Answering the phone is a marketing function

Research says that 66% of small businesses value phone leads above all others, and spend $68 billion in advertising to get people to pick up the phone.

When I read that, I thought of my favorite Vietnamese restaurant.

Whenever I order carryout, it’s the exact same rapid-fire response, “Quang!”

The immediacy of the cashier is made clear by their frantic interjection of the restaurant’s name. I have to order right the pho now.

So I respond, “310, an- and egg rolls.”

“Name?” I blurt it out, “Five, 10 minutes.”

Click. That’s it, my heart is pounding, and my brow moist and I’m left hoping they didn’t write down Mike again.

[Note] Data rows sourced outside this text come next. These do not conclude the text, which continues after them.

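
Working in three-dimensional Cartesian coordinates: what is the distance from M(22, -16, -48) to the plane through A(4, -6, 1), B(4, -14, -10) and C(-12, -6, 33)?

AB = (0, -8, -11) and AC = (-16, 0, 32), so a normal is n = AB × AC = (-256, 176, -128).
Then n·(22, -16, -48) - (-2208) = -96.
|n| = √(65536 + 30976 + 16384) = 336, so the distance is |-96|/336 = 2/7.

2/7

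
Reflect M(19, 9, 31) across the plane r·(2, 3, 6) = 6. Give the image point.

n = (2, 3, 6), |n|² = 49, n·M − 6 = 245, so t = 245/49 = 5.
Foot F = M − 5·n = (9, -6, 1); the reflection is 2F − M = (-1, -21, -29).

(-1, -21, -29)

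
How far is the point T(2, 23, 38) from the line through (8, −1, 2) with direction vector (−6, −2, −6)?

6√34

Direction vector d = (−6, −2, −6).
AP = (−6, 24, 36); AP·d = -228, |AP|² = 1908, |d|² = 76.
distance² = |AP|² − (AP·d)²/|d|² = 1908 − 51984/76 = 1224, so the distance is 6√34.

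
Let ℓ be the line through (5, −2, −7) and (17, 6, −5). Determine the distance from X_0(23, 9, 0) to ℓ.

√17

A direction vector is d = (12, 8, 2).
AP = (18, 11, 7), and AP × d = (−34, 48, 12).
|AP × d|² = 3604 and |d|² = 212, so the distance is √(3604/212) = √17.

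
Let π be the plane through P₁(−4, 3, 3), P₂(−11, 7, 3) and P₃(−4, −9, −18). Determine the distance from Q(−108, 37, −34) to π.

10/3

P₁P₂ = (−7, 4, 0) and P₁P₃ = (0, −12, −21), so a normal is n = P₁P₂ × P₁P₃ = (−84, −147, 84).
d = |(-84)·(-108) + (-147)·37 + 84·(-34) − 147| / √(7056 + 21609 + 7056) = |630| / 189 = 10/3.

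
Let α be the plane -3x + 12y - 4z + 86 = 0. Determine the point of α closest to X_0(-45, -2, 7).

(-42, -14, 11)

The perpendicular from X_0 has direction n = (-3, 12, -4): r = (-45, -2, 7) + t(-3, 12, -4).
Substitute into the plane: n·(X_0 + tn) = -86 gives 83 + 169t = -86, so t = -1.
Foot = (-45, -2, 7) + (-1)·(-3, 12, -4) = (-42, -14, 11).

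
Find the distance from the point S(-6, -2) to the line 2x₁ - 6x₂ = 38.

d = |2·(-6) + (-6)·(-2) − 38| / √(4 + 36) = |-38|/(2√10) = 19/√10.

19√10/10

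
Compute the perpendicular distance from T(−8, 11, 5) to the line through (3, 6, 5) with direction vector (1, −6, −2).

√105

Direction vector d = (1, −6, −2).
AP = (−11, 5, 0); AP·d = -41, |AP|² = 146, |d|² = 41.
distance² = |AP|² − (AP·d)²/|d|² = 146 − 1681/41 = 105, so the distance is √105.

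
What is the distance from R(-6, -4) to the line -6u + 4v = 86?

33√13/13

d = |(-6)·(-6) + 4·(-4) − 86| / √(36 + 16) = |-66|/(2√13) = 33/√13.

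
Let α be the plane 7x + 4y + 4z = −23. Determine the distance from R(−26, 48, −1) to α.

29/9

Normal vector n = (7, 4, 4), and n·(−26, 48, −1) − (−23) = 29.
|n| = √(49 + 16 + 16) = 9, so the distance is |29|/9 = 29/9.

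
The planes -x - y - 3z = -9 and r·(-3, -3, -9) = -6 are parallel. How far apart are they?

Divide the second equation by 3 to match normals: -x - y - 3z = -2.
Both planes have normal n = (-1, -1, -3), |n| = √11. Any point on the first plane is at distance |(-2) − (-9)|/|n| = 7/√11 = 7√11/11 from the second.

7/√11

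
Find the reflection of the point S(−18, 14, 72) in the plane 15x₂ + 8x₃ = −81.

(-18, -76, 24)

n = (0, 15, 8), |n|² = 289, n·S − (-81) = 867, so t = 867/289 = 3.
Foot F = S − 3·n = (−18, −31, 48); the reflection is 2F − S = (−18, −76, 24).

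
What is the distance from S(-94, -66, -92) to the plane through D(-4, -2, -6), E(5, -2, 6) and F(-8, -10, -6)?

26/√29

DE = (9, 0, 12) and DF = (-4, -8, 0), so a normal is n = DE × DF = (96, -48, -72).
n = (96, -48, -72); n·P − 144 = 624; |n| = 24√29; distance = 624/(24√29) = 26/√29.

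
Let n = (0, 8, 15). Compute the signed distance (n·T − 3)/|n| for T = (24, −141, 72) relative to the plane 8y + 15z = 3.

-3

n·T − 3 = -51.
|n| = 17, so the signed distance is -51/17 = -3.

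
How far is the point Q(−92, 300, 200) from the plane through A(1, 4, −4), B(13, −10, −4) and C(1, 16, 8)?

AB = (12, −14, 0) and AC = (0, 12, 12), so a normal is n = AB × AC = (−168, −144, 144).
n = (−168, −144, 144); n·P − (-1320) = 2376; |n| = 264; distance = 2376/264 = 9.

9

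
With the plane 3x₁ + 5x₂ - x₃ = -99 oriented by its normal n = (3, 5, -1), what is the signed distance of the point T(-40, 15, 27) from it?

27/√35

n·T − (-99) = 27.
|n| = √35, so the signed distance is 27/√35.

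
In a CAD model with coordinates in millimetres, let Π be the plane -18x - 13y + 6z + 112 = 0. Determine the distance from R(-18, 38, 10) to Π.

2/23

Normal vector n = (-18, -13, 6), and n·(-18, 38, 10) - (-112) = 2.
|n| = √(324 + 169 + 36) = 23, so the distance is |2|/23 = 2/23.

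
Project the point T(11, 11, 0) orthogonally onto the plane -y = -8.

The perpendicular from T has direction n = (0, -1, 0): r = (11, 11, 0) + t(0, -1, 0).
Substitute into the plane: n·(T + tn) = -8 gives -11 + 1t = -8, so t = 3.
Foot = (11, 11, 0) + 3·(0, -1, 0) = (11, 8, 0).

(11, 8, 0)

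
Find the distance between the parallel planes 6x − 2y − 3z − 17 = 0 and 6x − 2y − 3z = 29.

Both planes have normal n = (6, −2, −3), |n| = 7. Any point on the first plane is at distance |29 − 17|/|n| = 12/7 from the second.

12/7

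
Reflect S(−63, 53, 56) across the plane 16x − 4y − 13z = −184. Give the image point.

(65, 21, -48)

n = (16, −4, −13), |n|² = 441, n·S − (-184) = -1764, so t = -1764/441 = -4.
Foot F = S − (-4)·n = (1, 37, 4); the reflection is 2F − S = (65, 21, −48).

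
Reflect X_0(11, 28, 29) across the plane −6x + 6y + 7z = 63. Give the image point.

(35, 4, 1)

With n = (−6, 6, 7), the signed offset is (n·X_0 − 63)/|n|² = 242/121 = 2.
X_0' = X_0 − 2t·n = (11, 28, 29) − 4·(−6, 6, 7) = (35, 4, 1).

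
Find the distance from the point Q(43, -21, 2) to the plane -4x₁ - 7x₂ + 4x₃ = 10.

Normal vector n = (-4, -7, 4), and n·(43, -21, 2) - 10 = -27.
|n| = √(16 + 49 + 16) = 9, so the distance is |-27|/9 = 3.

3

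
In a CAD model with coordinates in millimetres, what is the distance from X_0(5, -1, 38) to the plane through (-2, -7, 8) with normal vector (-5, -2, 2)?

The plane has equation n·(r − (-2, -7, 8)) = 0, i.e. n·r = 40.
Then n·(5, -1, 38) - 40 = 13.
|n| = √(25 + 4 + 4) = √33, so the distance is |13|/√33 = 13/√33.

13/√33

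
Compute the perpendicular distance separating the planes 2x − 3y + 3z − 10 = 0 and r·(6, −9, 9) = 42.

Divide the second equation by 3 to match normals: 2x − 3y + 3z = 14.
With common normal n = (2, −3, 3) (|n| = √22), the distance is |10 − 14|/|n| = 4/√22 = 2√22/11.

2√22/11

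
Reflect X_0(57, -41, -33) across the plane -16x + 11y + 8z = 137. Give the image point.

(-71, 47, 31)

n = (-16, 11, 8), |n|² = 441, n·X_0 − 137 = -1764, so t = -1764/441 = -4.
Foot F = X_0 − (-4)·n = (-7, 3, -1); the reflection is 2F − X_0 = (-71, 47, 31).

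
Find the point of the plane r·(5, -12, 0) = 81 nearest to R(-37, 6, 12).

(-27, -18, 12)

The perpendicular from R has direction n = (5, -12, 0): r = (-37, 6, 12) + λ(5, -12, 0).
Substitute into the plane: n·(R + λn) = 81 gives -257 + 169λ = 81, so λ = 2.
Foot = (-37, 6, 12) + 2·(5, -12, 0) = (-27, -18, 12).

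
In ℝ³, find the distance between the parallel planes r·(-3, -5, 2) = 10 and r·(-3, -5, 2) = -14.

With common normal n = (-3, -5, 2) (|n| = √38), the distance is |10 − (-14)|/|n| = 24/√38 = 12√38/19.

12√38/19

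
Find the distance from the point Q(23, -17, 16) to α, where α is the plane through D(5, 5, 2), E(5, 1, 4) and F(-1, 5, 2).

6/√5

DE = (0, -4, 2) and DF = (-6, 0, 0), so a normal is n = DE × DF = (0, -12, -24).
n = (0, -12, -24); n·P − (-108) = -72; |n| = 12√5; distance = 72/(12√5) = 6/√5.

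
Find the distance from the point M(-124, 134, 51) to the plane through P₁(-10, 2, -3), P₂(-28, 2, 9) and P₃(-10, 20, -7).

6

P₁P₂ = (-18, 0, 12) and P₁P₃ = (0, 18, -4), so a normal is n = P₁P₂ × P₁P₃ = (-216, -72, -324).
Then n·(-124, 134, 51) - 2988 = -2376.
|n| = √(46656 + 5184 + 104976) = 396, so the distance is |-2376|/396 = 6.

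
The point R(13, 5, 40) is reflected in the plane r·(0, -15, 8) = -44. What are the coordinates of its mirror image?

n = (0, -15, 8), |n|² = 289, n·R − (-44) = 289, so t = 289/289 = 1.
Foot F = R − 1·n = (13, 20, 32); the reflection is 2F − R = (13, 35, 24).

(13, 35, 24)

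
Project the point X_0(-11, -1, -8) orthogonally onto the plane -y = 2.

The perpendicular from X_0 has direction n = (0, -1, 0): r = (-11, -1, -8) + λ(0, -1, 0).
Substitute into the plane: n·(X_0 + λn) = 2 gives 1 + 1λ = 2, so λ = 1.
Foot = (-11, -1, -8) + 1·(0, -1, 0) = (-11, -2, -8).

(-11, -2, -8)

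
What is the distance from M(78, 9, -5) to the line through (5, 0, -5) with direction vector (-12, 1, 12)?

Direction vector d = (-12, 1, 12).
AP = (73, 9, 0), and AP × d = (108, -876, 181).
|AP × d|² = 811801 and |d|² = 289, so the distance is √(811801/289) = √2809 = 53.

53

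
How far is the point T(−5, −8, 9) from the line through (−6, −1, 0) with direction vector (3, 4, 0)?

Direction vector d = (3, 4, 0).
AP = (1, −7, 9); AP·d = -25, |AP|² = 131, |d|² = 25.
distance² = |AP|² − (AP·d)²/|d|² = 131 − 625/25 = 106, so the distance is √106.

√106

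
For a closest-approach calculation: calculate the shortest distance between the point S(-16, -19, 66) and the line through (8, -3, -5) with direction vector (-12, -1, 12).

√1249

Direction vector d = (-12, -1, 12).
AP = (-24, -16, 71), and AP × d = (-121, -564, -168).
|AP × d|² = 360961 and |d|² = 289, so the distance is √(360961/289) = √1249.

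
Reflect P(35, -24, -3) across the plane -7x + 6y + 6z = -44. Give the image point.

n = (-7, 6, 6), |n|² = 121, n·P − (-44) = -363, so t = -363/121 = -3.
Foot F = P − (-3)·n = (14, -6, 15); the reflection is 2F − P = (-7, 12, 33).

(-7, 12, 33)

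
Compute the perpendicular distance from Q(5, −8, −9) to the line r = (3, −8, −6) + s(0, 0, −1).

2

Direction vector d = (0, 0, −1).
AP = (2, 0, −3), and AP × d = (0, 2, 0).
|AP × d|² = 4 and |d|² = 1, so the distance is √4 = 2.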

If the food wasn’t so good, I’m not sure I would be subjecting myself to their frightening phone presence. I can’t imagine what it would be like for a new customer. But they don’t really have to think about phone etiquette; a missed lead on an $8 bowl of noodles isn’t going to hurt their bottom line.

Scaring off a lead on a $100,000 boat, however, should make a business take that phone strategy very serious.

That report I mentioned comes from BIA Kelsey and also digs into call routing and taking calls in the age of the smartphone. It’s a fascinating look at something many business take for granted.

There are so many things to consider from a marketing perspective: For instance, does, “Hello, Bob’s boats,” really paint a picture of the business?

Does your automated message entice people to come in or play on the businesses’ theme? If you’re showroom features an island theme, a little island-inspired music might get callers into the buying mood (just don’t go overboard with the steel drums).

Where does that call go and who should grab it? I’ve called many businesses, gone through a concise and informational message only to ring and ring and ring at the department desk.

What happens after hours? Keeping the same message all day is a great way to drive callers elsewhere when nobody picks up.

A business can’t take calls for granted, and shouldn’t waste advertising dollars driving people to an empty phone bank. Take a look at your phone strategy and make sure it’s in tune with the rest of your marketing.